Washington (CNN)Chris Christie is paying a big price for backing Donald Trump.

In the days since the New Jersey governor shocked the political world with his endorsement, six New Jersey newspapers have called for him to resign, his backers have roundly criticized him and his poll numbers have plummeted.
    As Trump swept through Super Tuesday primaries, taking seven states and boasting that he will unify a Republican Party upended by his candidacy, Christie was drawing ridicule for his decision to support the real estate developer-turned-political force.
    Even before his positioning behind Trump during his victory speech spawned the hashtag #FreeChrisChristie, his endorsement spawned a slew of irate hometown newspaper editorials that ran Tuesday.
    "We're fed up with his opportunism, we're fed up with his hypocrisy," wrote six Gannett-owned newspapers, including the Asbury Park Press, the Cherry Hill Courier-Post and the Morristown Daily Record, in a joint editorial asking for Christie to quit or be recalled.
    "We're disgusted with his endorsement of Donald Trump after he spent months on the campaign trail trashing him, calling him unqualified by temperament and experience to be president," they wrote.
    Christie's endorsement was supposed to return him to the national spotlight after he ended his presidential campaign much earlier than he had hoped. But it's instead turned into another embarrassment for a politician who was once a leading Republican at home and across the country.
    A Washington Post opinion writer said that Christie, once beloved as a straight-talker who got things done, had ruined his reputation. The New Hampshire Union-Leader declared that they'd been wrong to endorse him for the GOP presidential nomination. "Rather than standing up to the bully, Christie bent on his knee," the New Hampshire-based paper wrote.
    And a poll conducted last week showed Christie's support among voters has slid from a lackluster 33% to a limp 27%.
    Christie pulled out of the presidential race on February 10 after a poor showing in the New Hampshire primary. But after stepping out of the political ring, Christie endorsed Trump on February 26, declaring him the candidate most likely to beat Democratic front-runner Hillary Clinton.
    Major political organizers and donors have chastised Christie, with his own national finance co-chair, Hewlett-Packard CEO Meg Whitman, summing it up as "an astonishing display of political opportunism."
    South Carolina Gov. Nikki Haley, a fellow Republican, told ABC on Sunday that "none of us understand why he did this."
    Former Republican New Jersey Gov. Christine Todd Whitman told The Newark Star-Ledger that she was "ashamed" Christie would endorse someone who has "employed the kind of hate-mongering and racism that Trump has."
    Christie hasn't done himself any favors, trying to shut down reporters on Monday who wanted to ask questions about Trump's hesitation in disavowing an endorsement from white supremacist leader David Duke.

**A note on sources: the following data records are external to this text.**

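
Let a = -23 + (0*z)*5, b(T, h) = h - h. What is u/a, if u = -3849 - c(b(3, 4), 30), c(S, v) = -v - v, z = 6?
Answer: 3789/23 ≈ 164.74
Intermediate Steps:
b(T, h) = 0
c(S, v) = -2*v
a = -23 (a = -23 + (0*6)*5 = -23 + 0*5 = -23 + 0 = -23)
u = -3789 (u = -3849 - (-2)*30 = -3849 - 1*(-60) = -3849 + 60 = -3789)
u/a = -3789/(-23) = -3789*(-1/23) = 3789/23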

    "No, I won't permit you to" ask questions about that, Christie said.
    Perhaps the most brutal excoriation has come online.

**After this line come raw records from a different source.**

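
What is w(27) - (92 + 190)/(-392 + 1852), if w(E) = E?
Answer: 19569/730 ≈ 26.807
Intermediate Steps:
w(27) - (92 + 190)/(-392 + 1852) = 27 - (92 + 190)/(-392 + 1852) = 27 - 282/1460 = 27 - 1*141/730 = 27 - 141/730 = 19569/730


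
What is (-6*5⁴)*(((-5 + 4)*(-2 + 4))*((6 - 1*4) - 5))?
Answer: -22500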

    News media and viewers alike took note of Christie's slack-jawed quizzical look as he stood behind Trump during the candidate's Super Tuesday speech in Florida.
    An MSNBC tweet said, "caption this: What was on Chris Christie's mind during Trump's #SuperTuesday speech?"
    "The Daily Show" provided one answer, showing a series of screengrabs of Christie's odd expression with subtitles. "What have I done?" one reads. "Dear God. What have I DONE?"
    Michigan Republican Rep. Justin Amash tweeted his answer: "it's staged to look like a hostage situation." Soon enough, the hashtag #FreeChrisChristie was zinging through cyberspace.